Naquele pedaço de Minas Gerais é muito comum que a jabuticabeira, nos quintais e na roça, fique em alguma saída de água: a do tanque ou da pia da cozinha, que nem se ligam à rede de esgoto e sim desaguam no pé da árvore, que é pra estar sempre molhando ela sem esforço. Jabuticabeira que não é irrigada em Belo Horizonte só produz uma vez no ano. Mas se você molha, ela dá duas ou três vezes, como praqueles lados mais úmidos do Paraná.

Mas uma jabuticabeira no sertão do norte mineiro, nesse pedaço de cerratinga, é outra história. Aqui não cai uma gota d’água durante mais de metade do ano, e quando cai nem é tanta água assim. Ela até produz, mas o esforço pra sobreviver e produzir é uma coisa que a gente não deve perder de vista.
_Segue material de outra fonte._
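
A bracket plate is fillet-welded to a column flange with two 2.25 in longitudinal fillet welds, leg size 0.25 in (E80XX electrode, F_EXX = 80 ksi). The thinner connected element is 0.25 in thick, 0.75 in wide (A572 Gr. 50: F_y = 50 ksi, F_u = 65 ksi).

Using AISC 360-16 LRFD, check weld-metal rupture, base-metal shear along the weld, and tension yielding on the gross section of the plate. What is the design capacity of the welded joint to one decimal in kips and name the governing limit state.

Weld metal: throat = 0.707×0.25 = 0.17675 in, L = 2×2.25 = 4.5 in. φR_n = 0.75 × 0.6 × 80 × 0.17675 × 4.5 = 28.6 kips.
Base metal shear (0.25 in plate): yield φR_n = 1.0×0.6×50×0.25×4.5 = 33.8 kips; rupture φR_n = 0.75×0.6×65×0.25×4.5 = 32.9 kips; take 32.9 kips (rupture).
Tension yield (gross): A_g = 0.75×0.25 = 0.1875 in². φR_n = 0.90 × 50 × 0.1875 = 8.4 kips.
Governing: min(28.6, 32.9, 8.4) = 8.4 kips → gross-section yield.

8.4 kips (gross-section yield governs)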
É preciso muita água, água que não cai naturalmente do céu, e também muito trabalho humano, pra melhorar condições que são totalmente hostis pra árvore que você queria tanto amar.

É difícil as vezes se dar conta dessas dificuldades porque quando a gente vai no supermercado nos acostumamos a ter mais ou menos as mesmas coisas em quase todo lugar. As verduras, os legumes e as frutas são bastante reconhecíveis em qualquer local que a gente esteja. Já os artifícios pra isso ser possível em climas e lugares tão diferentes quase sempre é invisível.

Eu entendo querer ter uma jabuticabeira. Mas eu também sei que tem muitas coisas boas e comestíveis que crescem bem só na caatinga, como umbu, mandacaru ou amburana. Tem coisas que mesmo que não sejam ali daquele ambiente, são de regiões com alguma semelhança. Vão te dar menos trabalho, e podem ser amados e admirados também pela facilidade e exuberância com que elas se desenvolvem: caju, cajá, pequi e siriguela são ótimos exemplos. Não é só uma questão de querer, mas de entender. O que precisa ser feito é observar o entorno, e pensar antes de plantar.

O que plantar: As árvores secas e sem folhas plantadas na beira de um rio

Vale pra jabuticabeira, pras plantinhas que a gente escolhe ter dentro de casa, mas também poderia ser pra muitas outras coisas na nossa vida. A gente as vezes se debate tentando ser jabuticabeira no meio do sertão, achando que o problema é que a gente não é uma jabuticabeira das melhores. Jabuticaba é mesmo muito bom, mas existem tantas outras possibilidades. O que será que cresce que nem mato dentro de você?